Le RCD estime que la situation politique du pays va de pis en pis.

Il assure que l’échec de la gouvernance algérienne est «patent». Dans un communiqué sanctionnant la réunion de son secrétariat national, cette formation de l’opposition, qui a décidé de prendre part aux prochaines élections législatives, fait état de la fragilité de la paix sociale et de la stabilité du pays.

Pour ce parti, dirigé par Mohcine Belabbas, l’image «rassurante» d’un système politique qui distribue la rente à sa guise et nargue tous ses contradicteurs n’a pas survécu à la première embûche. «La panique est générale. Les couacs récurrents dans les institutions et au sein du personnel politique témoignent de profondes luttes d’intérêts entre les différents segments du pouvoir», a soutenu l’instance dirigeante du RCD.

Instrumentalisation de la rue

Les derniers événements de Béjaïa et les tentatives de semer le chaos dans la région sont, pour ce parti, une forme de démonstration de ces luttes. «La preuve est, cette fois-ci, administrée par la volonté de certains d’impliquer et d’instrumentaliser la rue.

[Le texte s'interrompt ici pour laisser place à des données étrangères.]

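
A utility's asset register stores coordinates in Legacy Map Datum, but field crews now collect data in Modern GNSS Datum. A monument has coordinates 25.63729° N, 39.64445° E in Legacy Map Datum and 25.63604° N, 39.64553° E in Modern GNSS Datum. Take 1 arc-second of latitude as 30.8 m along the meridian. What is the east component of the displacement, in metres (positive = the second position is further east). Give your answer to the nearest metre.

ΔE = 108 m

Δφ = 25.63604° − 25.63729° = -0.00125°; Δλ = 39.64553° − 39.64445° = +0.00108°.
1° of latitude = 3600 × 30.80 = 110880 m.
ΔN = Δφ × 110880 = -138.6 m; ΔE = Δλ × 110880 × cos(25.63729°) = +0.00108 × 110880 × 0.901551 = 108.0 m.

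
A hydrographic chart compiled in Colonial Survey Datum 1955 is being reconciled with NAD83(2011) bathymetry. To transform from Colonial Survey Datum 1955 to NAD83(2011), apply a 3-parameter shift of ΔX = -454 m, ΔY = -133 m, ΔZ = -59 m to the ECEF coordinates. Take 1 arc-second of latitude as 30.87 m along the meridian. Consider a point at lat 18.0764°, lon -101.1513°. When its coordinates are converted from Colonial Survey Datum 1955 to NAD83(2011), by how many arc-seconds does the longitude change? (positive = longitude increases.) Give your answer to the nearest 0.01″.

sin φ = 0.310285, cos φ = 0.950644, sin λ = -0.981120, cos λ = -0.193400.
East component: ΔE = −sin λ·ΔX + cos λ·ΔY = −(-0.981120)(-454) + (-0.193400)(-133) = -419.71 m.
1° of latitude spans 3600 × 30.87 = 111132 m; at latitude φ, 1° of longitude spans that × cos φ = 105646.9 m, so Δλ = -419.71 / 105646.9 × 3600 = -14.302″.

Δλ = -14.30″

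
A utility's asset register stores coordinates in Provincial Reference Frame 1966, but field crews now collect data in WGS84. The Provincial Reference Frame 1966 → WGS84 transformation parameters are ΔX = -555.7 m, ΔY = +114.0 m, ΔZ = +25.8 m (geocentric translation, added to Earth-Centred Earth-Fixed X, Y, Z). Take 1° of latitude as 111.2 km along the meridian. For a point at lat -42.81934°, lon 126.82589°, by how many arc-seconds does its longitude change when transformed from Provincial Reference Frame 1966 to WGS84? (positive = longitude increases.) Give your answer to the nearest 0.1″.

sin φ = -0.679689, cos φ = 0.733500, sin λ = 0.800461, cos λ = -0.599385.
East component: ΔE = −sin λ·ΔX + cos λ·ΔY = −(0.800461)(-555.7) + (-0.599385)(114.0) = 376.49 m.
1° of latitude spans 111200 m; at latitude φ, 1° of longitude spans that × cos φ = 81565.3 m, so Δλ = 376.49 / 81565.3 × 3600 = 16.617″.

Δλ = 16.6″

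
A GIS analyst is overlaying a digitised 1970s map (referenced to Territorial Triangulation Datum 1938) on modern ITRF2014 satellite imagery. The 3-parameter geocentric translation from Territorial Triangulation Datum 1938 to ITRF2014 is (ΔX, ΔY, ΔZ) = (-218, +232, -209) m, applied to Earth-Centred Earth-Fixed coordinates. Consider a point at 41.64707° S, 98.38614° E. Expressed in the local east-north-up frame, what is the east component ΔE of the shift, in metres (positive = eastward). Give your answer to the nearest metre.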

Le recours à l’émeute, en particulier dans les wilayate de Béjaïa et de Bouira, n’est pas une réaction spontanée à une injustice mais il relève d’un processus, certes initié par des appels anonymes mais relayé par d’autres sources parfaitement identifiables et nourri par des ‘‘défaillances’’ institutionnelles graves», a affirmé ce parti qui précise que «contrairement aux fois précédentes, on n’a pas mobilisé aujourd’hui des baltagui pour saborder des manifestations pacifiques, on a simplement intimé l’ordre d’allumer des mèches après avoir préparé le terrain à la violence».

Le RCD regrette que «l’abandon de l’école à l’intégrisme que le peuple algérien a payé cash, une première fois dans les années 1990, n’ait même pas servi de leçon à une gouvernance autiste». «Aujourd’hui, estime ce parti, la sphère commerciale est aux mains des barons du bazar et de l’informel et les orientations économiques sont en passe d’être dictées par une clientèle guidée par l’étendue du gâteau à partager.»

Grandes peurs

Le RCD considère qu’«au-delà des incertitudes de la conjoncture économique et politique et des peurs légitimes que cela suscite au sein de larges couches de la population quant à maintenir un minimum de conditions de vie décente et les inquiétudes qui rongent les plus jeunes quant à leur avenir, les Algériennes et les Algériens vivent dans la peur que leur avenir ne sera pas déterminé par des décisions rationnelles mais par les soubresauts chaotiques d’un système politique que tout destine à la ruine».

Cette formation politique, qui réclame depuis des années une transition démocratique, a rappelé avoir alerté sur l’exigence vitale de «l’avènement d’un processus politique pacifique et démocratique redonnant la souveraineté au peuple algérien» et considère que «le pire n’est pas inévitable». «Il revient en premier lieu au pouvoir de répondre aux nombreux appels et initiatives que les acteurs de l’opposition n’ont cessé de renouveler», a indiqué le secrétariat national du RCD pour lequel les prochaines élections législatives constituent une bonne opportunité pour un nouveau départ. Pourvu que le pouvoir ait la volonté d’aller vers un changement politique salvateur pour le pays.

Congrès

«Les prochaines élections législatives peuvent constituer un signal à condition de respecter le vote des électeurs. Cela peut ouvrir la voie au débat et à l’implication des citoyens pour décider de leur avenir», a souligné le RCD qui a par ailleurs annoncé la tenue de son congrès ordinaire les 30 juin et 1er juillet de l’année courante.

Le RCD a indiqué que le secrétaire national aux relations avec les institutions «a rendu compte des suites données au dépôt de la demande de réservation de la salle du complexe olympique Mohamed Boudiaf (la Coupole) pour les besoins de ce congrès». Le RCD a souligné qu’«à ce jour, aucune réponse ne lui a été communiquée». Selon la direction du complexe, «la demande est toujours à l’étude au niveau du cabinet du ministre de tutelle».